In 1742, German mathematician Christian Goldbach wrote, in a letter to famed mathematician Leonhard Euler, that he believed “Every integer greater than two can be written as the sum of three primes.” In subsequent correspondence, the stronger version “Every even integer can be expressed as the sum of two primes” was suggested, as well as some other variants. The “odd” variant of the Goldbach conjecture is that every odd number greater than 7 can be expressed as the sum of three odd primes.
To this date, although extensive computer tests have found no counter-examples to these conjectures, no proofs are known. Deshoulliers, Effinger, te Riele and Zinoviev published a proof of the odd Goldbach conjecture, but it assumed the generalized Riemann hypothesis (another pre-emiment unsolved conjecture of mathematics), and so it is not really a proof of the original conjecture. Collectively these conjectures are among the oldest and most prominent unsolved problems in mathematics.

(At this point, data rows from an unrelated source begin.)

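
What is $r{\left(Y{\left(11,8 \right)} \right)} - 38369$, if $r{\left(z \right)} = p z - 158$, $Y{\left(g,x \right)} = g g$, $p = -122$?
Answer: $-53289$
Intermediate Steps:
$Y{\left(g,x \right)} = g^{2}$
$r{\left(z \right)} = -158 - 122 z$ ($r{\left(z \right)} = - 122 z - 158 = -158 - 122 z$)
$r{\left(Y{\left(11,8 \right)} \right)} - 38369 = \left(-158 - 122 \cdot 11^{2}\right) - 38369 = \left(-158 - 14762\right) - 38369 = -14920 - 38369 = -53289$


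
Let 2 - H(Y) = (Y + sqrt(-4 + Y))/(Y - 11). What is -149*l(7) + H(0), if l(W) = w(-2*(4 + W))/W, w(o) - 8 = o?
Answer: 300 + 2*I/11 ≈ 300.0 + 0.18182*I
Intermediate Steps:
w(o) = 8 + o
H(Y) = 2 - (Y + sqrt(-4 + Y))/(-11 + Y) (H(Y) = 2 - (Y + sqrt(-4 + Y))/(Y - 11) = 2 - (Y + sqrt(-4 + Y))/(-11 + Y))
l(W) = -2 (l(W) = (8 - 2*(4 + W))/W = (8 + (-8 - 2*W))/W = (-2*W)/W = -2)
-149*l(7) + H(0) = -149*(-2) + (-22 + 0 - sqrt(-4 + 0))/(-11 + 0) = 298 + (-22 + 0 - sqrt(-4))/(-11) = 298 - (-22 + 0 - 2*I)/11 = 298 - (-22 - 2*I)/11 = 298 + (2 + 2*I/11) = 300 + 2*I/11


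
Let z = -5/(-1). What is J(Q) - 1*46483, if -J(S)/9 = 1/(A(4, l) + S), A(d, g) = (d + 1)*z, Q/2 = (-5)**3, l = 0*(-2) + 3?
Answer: -1162074/25 ≈ -46483.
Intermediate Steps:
l = 3 (l = 0 + 3 = 3)
z = 5 (z = -5*(-1) = 5)
Q = -250 (Q = 2*(-5)**3 = 2*(-125) = -250)
A(d, g) = 5 + 5*d (A(d, g) = (d + 1)*5 = (1 + d)*5 = 5 + 5*d)
J(S) = -9/(25 + S) (J(S) = -9/((5 + 5*4) + S) = -9/((5 + 20) + S) = -9/(25 + S))
J(Q) - 1*46483 = -9/(25 - 250) - 1*46483 = -9/(-225) - 46483 = -9*(-1/225) - 46483 = 1/25 - 46483 = -1162074/25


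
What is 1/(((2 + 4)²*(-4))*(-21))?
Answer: 1/3024 ≈ 0.00033069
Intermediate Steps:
1/(((2 + 4)²*(-4))*(-21)) = 1/((6²*(-4))*(-21)) = 1/((36*(-4))*(-21)) = 1/(-144*(-21)) = 1/3024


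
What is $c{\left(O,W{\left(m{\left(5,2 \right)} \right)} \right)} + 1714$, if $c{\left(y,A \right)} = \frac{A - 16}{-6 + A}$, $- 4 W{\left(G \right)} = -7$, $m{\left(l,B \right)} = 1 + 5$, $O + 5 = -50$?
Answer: $\frac{29195}{17} \approx 1717.4$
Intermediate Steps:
$O = -55$ ($O = -5 - 50 = -55$)
$m{\left(l,B \right)} = 6$
$W{\left(G \right)} = \frac{7}{4}$ ($W{\left(G \right)} = \left(- \frac{1}{4}\right) \left(-7\right) = \frac{7}{4}$)
$c{\left(y,A \right)} = \frac{-16 + A}{-6 + A}$
$c{\left(O,W{\left(m{\left(5,2 \right)} \right)} \right)} + 1714 = \frac{-16 + \frac{7}{4}}{-6 + \frac{7}{4}} + 1714 = \frac{1}{- \frac{17}{4}} \left(- \frac{57}{4}\right) + 1714 = \left(- \frac{4}{17}\right) \left(- \frac{57}{4}\right) + 1714 = \frac{57}{17} + 1714 = \frac{29195}{17}$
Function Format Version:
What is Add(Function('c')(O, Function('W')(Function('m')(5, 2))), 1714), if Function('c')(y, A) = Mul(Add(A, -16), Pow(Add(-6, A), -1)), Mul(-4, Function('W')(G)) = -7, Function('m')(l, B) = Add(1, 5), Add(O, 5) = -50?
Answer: Rational(29195, 17) ≈ 1717.4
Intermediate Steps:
O = -55 (O = Add(-5, -50) = -55)
Function('m')(l, B) = 6
Function('W')(G) = Rational(7, 4) (Function('W')(G) = Mul(Rational(-1, 4), -7) = Rational(7, 4))
Function('c')(y, A) = Mul(Pow(Add(-6, A), -1), Add(-16, A)) (Function('c')(y, A) = Mul(Add(-16, A), Pow(Add(-6, A), -1)) = Mul(Pow(Add(-6, A), -1), Add(-16, A)))
Add(Function('c')(O, Function('W')(Function('m')(5, 2))), 1714) = Add(Mul(Pow(Add(-6, Rational(7, 4)), -1), Add(-16, Rational(7, 4))), 1714) = Add(Mul(Pow(Rational(-17, 4), -1), Rational(-57, 4)), 1714) = Add(Mul(Rational(-4, 17), Rational(-57, 4)), 1714) = Add(Rational(57, 17), 1714) = Rational(29195, 17)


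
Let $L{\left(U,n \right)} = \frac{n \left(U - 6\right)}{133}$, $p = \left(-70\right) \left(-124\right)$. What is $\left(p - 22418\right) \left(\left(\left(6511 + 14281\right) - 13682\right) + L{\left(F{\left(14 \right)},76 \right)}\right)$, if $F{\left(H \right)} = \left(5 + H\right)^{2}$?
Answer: $- \frac{703248220}{7} \approx -1.0046 \cdot 10^{8}$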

A few weeks ago (1 Feb 2012), the well-known Australian Fields medalist mathematician Terence Tao posted an arXiv paper entitled “Every odd number greater than 1 is the sum of at most five primes.” The title tells it all. Although numerous weaker results have been published in this area, Tao’s result, if it survives peer review by highly qualified mathematicians, would clearly be the strongest and most satisfactory yet.
A brief summary of prior results (taken from MathWorld) runs as follows:
The conjecture that all odd numbers are the sum of three odd primes is called the “weak” Goldbach conjecture. Vinogradov (1937ab, 1954) proved that every sufficiently large odd number is the sum of three primes. (Nagell 1951, p. 66; Guy 1994), and Estermann (1938) proved that almost all even numbers are the sums of two primes. Vinogradov’s original “sufficiently large” was subsequently reduced to by Chen and Wang (1989). Chen (1973, 1978) also showed that all sufficiently large even numbers are the sum of a prime and the product of at most two primes (Guy 1994, Courant and Robbins 1996).
Tao presents a short synopsis of his wonderful result on his blog. He mentions that his paper utilizes the Hardy-Littlewood circle method, one of the most frequently employed techniques of analytic number theory, due to famed British mathematicians G. H. Hardy and J. E. Littlewood in the 1920s, but broadly based on Hardy’s earlier work with Indian mathematician Srinivasa Ramanujan.
While Terry Tao’s manuscript includes much impressive analysis of his own, he carefully notes that he relies on the results of numerous other contemporary mathematicians (the bibliography includes 39 references). Among the key results he utilizes are those of Jean Bourgain, Jing Run Chen, Xavier Gourdon, Ming-Chit Liu, Hugh Montgomery, Harmut Siebert, Ivan Vinogradov and Tianze Wang. As Newton, in a moment of unusual candor, once confessed, “If I have seen further it is by standing on ye sholders of Giants.”